ポルトベロでの包囲戦の間、ボスコーエンは、チャールズ・ノウルズとともに砦を破壊するよう命じられた。この任務には3週間の時間と122樽の火薬を要したが、イギリス軍は都市を取り巻く砦を平らげた[3][4]。砦包囲は成功し、スペインは降伏した[5]。
ヴァーノンの武功は傑出した軍事力のあらわれとしてイギリス本土で歓呼をもって迎えられ、戦勝の発表に沸き立つ雰囲気の中、仮面劇『アルフレッド』の一節として、後の愛国歌『ブリタニアよ、統治せよ』が初めて演奏された。

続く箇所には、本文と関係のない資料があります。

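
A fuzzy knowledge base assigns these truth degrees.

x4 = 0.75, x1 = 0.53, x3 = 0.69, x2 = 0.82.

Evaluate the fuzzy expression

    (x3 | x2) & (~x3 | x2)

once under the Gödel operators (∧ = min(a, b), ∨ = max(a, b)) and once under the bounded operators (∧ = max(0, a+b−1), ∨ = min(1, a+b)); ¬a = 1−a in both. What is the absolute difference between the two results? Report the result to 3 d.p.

0.180

Under Gödel:
  x3 | x2 = max(a, b) on (0.69, 0.82) = 0.82
  ~x3 = 1 − 0.69 = 0.31
  ~x3 | x2 = max(a, b) on (0.31, 0.82) = 0.82
  (x3 | x2) & (~x3 | x2) = min(a, b) on (0.82, 0.82) = 0.82
  → value = 0.8200
Under bounded:
  x3 | x2 = min(1, a+b) on (0.69, 0.82) = 1.00
  ~x3 = 1 − 0.69 = 0.31
  ~x3 | x2 = min(1, a+b) on (0.31, 0.82) = 1.00
  (x3 | x2) & (~x3 | x2) = max(0, a+b−1) on (1.00, 1.00) = 1.00
  → value = 1.0000
|0.8200 − 1.0000| = 0.180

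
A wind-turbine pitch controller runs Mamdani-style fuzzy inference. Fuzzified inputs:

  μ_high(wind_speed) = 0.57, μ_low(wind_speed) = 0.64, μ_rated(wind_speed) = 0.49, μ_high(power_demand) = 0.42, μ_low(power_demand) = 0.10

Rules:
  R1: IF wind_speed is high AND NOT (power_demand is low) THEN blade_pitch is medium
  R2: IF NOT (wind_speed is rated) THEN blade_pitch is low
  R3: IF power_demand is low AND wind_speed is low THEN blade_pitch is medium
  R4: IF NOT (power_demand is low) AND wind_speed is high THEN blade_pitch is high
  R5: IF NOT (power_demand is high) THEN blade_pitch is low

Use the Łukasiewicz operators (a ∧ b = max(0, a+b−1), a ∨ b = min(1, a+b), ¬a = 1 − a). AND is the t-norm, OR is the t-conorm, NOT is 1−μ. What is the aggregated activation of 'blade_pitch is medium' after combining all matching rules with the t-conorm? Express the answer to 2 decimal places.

0.47

R1: high=0.57, ¬low=1−0.10=0.90; AND[max(0, a+b−1)] → w = 0.47
R2: ¬rated=1−0.49=0.51 → w = 0.51
R3: low=0.10, low=0.64; AND[max(0, a+b−1)] → w = 0.00
R4: ¬low=1−0.10=0.90, high=0.57; AND[max(0, a+b−1)] → w = 0.47
R5: ¬high=1−0.42=0.58 → w = 0.58
Rules with consequent 'medium': {R1, R3} → strengths 0.47, 0.00
Aggregate via t-conorm [min(1, a+b)]: 0.47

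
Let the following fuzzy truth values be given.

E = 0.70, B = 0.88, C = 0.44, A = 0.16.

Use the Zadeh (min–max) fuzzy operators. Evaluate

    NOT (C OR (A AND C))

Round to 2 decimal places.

0.56

A AND C = min(a, b) on (0.16, 0.44) = 0.16
C OR (A AND C) = max(a, b) on (0.44, 0.16) = 0.44
NOT (C OR (A AND C)) = 1 − 0.44 = 0.56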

この勝利にちなみ、通りの名前に「ポルトベロ」とつけることが本土から植民地に至るまで流行した。
艦隊はポート・ロイヤルに帰還、ボスコーエンは改修を受けた「ショアハム」を引き続き指揮することになった。
カルタヘナ・デ・インディアスの戦い詳細は「カルタヘナ・デ・インディアスの戦い」を参照イギリス軍によるカルタヘナ・デ・インディアスの攻撃(ルイス・ゴルディージョ画、1937年)

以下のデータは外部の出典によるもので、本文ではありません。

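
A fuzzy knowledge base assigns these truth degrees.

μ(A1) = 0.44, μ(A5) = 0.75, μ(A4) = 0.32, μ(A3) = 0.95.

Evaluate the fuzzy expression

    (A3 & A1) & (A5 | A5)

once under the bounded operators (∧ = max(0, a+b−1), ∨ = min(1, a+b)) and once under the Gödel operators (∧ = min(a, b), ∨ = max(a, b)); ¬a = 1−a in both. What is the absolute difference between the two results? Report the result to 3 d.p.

Under bounded:
  A3 & A1 = max(0, a+b−1) on (0.95, 0.44) = 0.39
  A5 | A5 = min(1, a+b) on (0.75, 0.75) = 1.00
  (A3 & A1) & (A5 | A5) = max(0, a+b−1) on (0.39, 1.00) = 0.39
  → value = 0.3900
Under Gödel:
  A3 & A1 = min(a, b) on (0.95, 0.44) = 0.44
  A5 | A5 = max(a, b) on (0.75, 0.75) = 0.75
  (A3 & A1) & (A5 | A5) = min(a, b) on (0.44, 0.75) = 0.44
  → value = 0.4400
|0.3900 − 0.4400| = 0.050

0.050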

1741年、ボスコーエンは、カリブ海のもうひとつの港町であるカルタヘナ・デ・インディアスへの攻撃に参戦した[3]。イギリス本国は大々的な援軍を送った。その中から、スペイン植民地の都市を取り囲むように建てられた砦を攻撃すべく、8,000人の兵士が上陸した。対するスペイン軍は、ざっと見積もって6,000人の、兵士、水兵、そして植民地の王党派からなる兵力を擁していた。包囲戦は2か月以上に及び、この間イギリス軍は1万8千もの死傷者を出したが、その多くは疾病によるものである。ヴァーノン艦隊では、赤痢、壊血病、黄熱病、その他もろもろの当時カリブ海で流行していた病気が蔓延していた[6]。

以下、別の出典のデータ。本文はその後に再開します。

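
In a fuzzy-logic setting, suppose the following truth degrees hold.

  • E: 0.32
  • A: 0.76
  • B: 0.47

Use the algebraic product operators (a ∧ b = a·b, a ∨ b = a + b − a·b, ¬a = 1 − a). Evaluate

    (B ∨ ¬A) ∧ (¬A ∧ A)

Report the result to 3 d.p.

¬A = 1 − 0.7600 = 0.2400
B ∨ ¬A = a + b − a·b on (0.4700, 0.2400) = 0.5972
¬A = 1 − 0.7600 = 0.2400
¬A ∧ A = a·b on (0.2400, 0.7600) = 0.1824
(B ∨ ¬A) ∧ (¬A ∧ A) = a·b on (0.5972, 0.1824) = 0.1089

0.109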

この結果を受けてウォルポール内閣は崩壊、国王ジョージ2世は、もしプロシアがシレジアに攻め入ったら援軍を送るという、オーストリアとの約束を撤回した。ヴァーノン艦隊の敗北は、オーストリア継承戦争の交戦が拡大した要因となった。
しかしながら、ボスコーエンはまたしても名をあげた。自ら指揮した陸戦部隊は、サン・ルイス砦とボカチカ城の攻略成功の礎となり、包囲が断念された際には、ノウルズとともに両砦を破壊した[6]。この功績が認められ、包囲戦のさなかに死亡したオーブリー・ボークラークの指揮権を引き継ぎ、70門艦「プリンス・フレデリック」の指揮官に昇進した[7]。